悲しみが深ければ深いほど 真実に遇うよろこびは大きい

 今の時期は一年の中でも最も寒い時期です。北海道は深い雪に覆われている地域が多く、暖かい春を多くの人が待ち望んでいます。岩見沢のように地域によっては例年より多くの雪が降り積もり、雪には慣れているとはいえ生活に大きな支障が出ている地域もあります。長い間雪で閉ざされる厳しい冬が終わり暖かい春を迎えることは、北国で生活する人々にとって大きな喜びです。
 北海道は近年、品種改良が進み「ゆめぴりか」などのとても美味しいお米がとれる地域として全国にも知られるようになりました。北海道を代表するコメどころは、冬に多くの雪が降り積もる空知地方です。冬の田んぼは真っ白な雪が深く降り積もります。季節が進み春になるとその雪が徐々に解け、4月頃になると太陽の光を待ちわびた大地が地表に現れます。

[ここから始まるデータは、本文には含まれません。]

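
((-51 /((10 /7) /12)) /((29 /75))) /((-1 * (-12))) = -5355 /58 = -92.33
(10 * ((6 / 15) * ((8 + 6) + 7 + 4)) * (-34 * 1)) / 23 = -3400 / 23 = -147.83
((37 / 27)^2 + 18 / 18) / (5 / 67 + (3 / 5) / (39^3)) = 772058755 / 20022876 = 38.56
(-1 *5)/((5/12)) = -12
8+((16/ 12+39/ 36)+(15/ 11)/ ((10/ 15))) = 1645/ 132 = 12.46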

雪解け水で十分に水分を含んだ田んぼに5月頃になると田植えが始まり、稲は太陽の光を浴びて成長し、秋になると沢山の実を詰まらせた稲穂が頭を垂れる収穫の時期を迎えます。冬に雪が少ないのは生活するには助かりますが、農家の方は土に水分が十分に行きわたらないのではと心配される声を耳にすることがあります。冬の雪も北海道の田畑にとっては作物の成長に必要なものです。

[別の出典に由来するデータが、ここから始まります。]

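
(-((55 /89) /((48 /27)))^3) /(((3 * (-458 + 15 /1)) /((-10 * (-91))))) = 18395251875 /639592994816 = 0.03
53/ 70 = 0.76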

 親鸞聖人のご和讃に「罪障功徳の体となる こおりとみずのごとくにて こおりおおきにみづおほし さはりおほきに徳おほし」『高僧和讃 曇鸞讃』(註釈版聖典P585)とあります。「罪や障(さわ)りは、そのまま功徳のもとになるのです。その関係は氷と水のようであり、氷が多ければ多いほど、溶けたときの水は多くなります。同じように罪や障りが多ければ多いほど、後に得られる功徳も多いのです。」という意味です。私たちは沢山の煩悩を抱えています。その煩悩が浄土往生の妨げになることなく阿弥陀仏の本願の船に乗ることによって、命終える時に阿弥陀仏のはたらきによって浄土に往き生まれさせていただき仏にならせていただく人生を歩んでいます。冬の田畑に積もる雪が春になると田畑に潤いをもたらし生命をはぐくむ源となるように、人生の中で苦悩を味わうほど阿弥陀仏の功徳を身近にする大きな逆縁となります。
 いまは新型コロナウイルスの影響により我々にとって長く暗いトンネルの中を歩むような生活が続いていますが、いつかトンネルを抜けた先の光に出遇う喜びを抱きつつお念仏申す日暮を続けましょう。

光の浄土

浄土は、無量の光に満ちあふれた世界。如来の智慧が光となって輝き、限りなくはたらき続けるさとりの世界である。
親鸞聖人は、阿弥陀如来の浄土をお示しになり、
  無量光明土なり
と仰せになる。
如来の浄土へ生まれるならば、その光のはたらきにより、いかなる煩悩も、 浄土と同じさとりの功徳へと変えられる。それはあたかも、海へと流れ込む川の水が、すべて一味の海潮となるような、広大なはたらきである。
念仏の教えをいただく者は、限りない光の浄土へ生まれ、この上ないさとりの利益を恵まれるのである。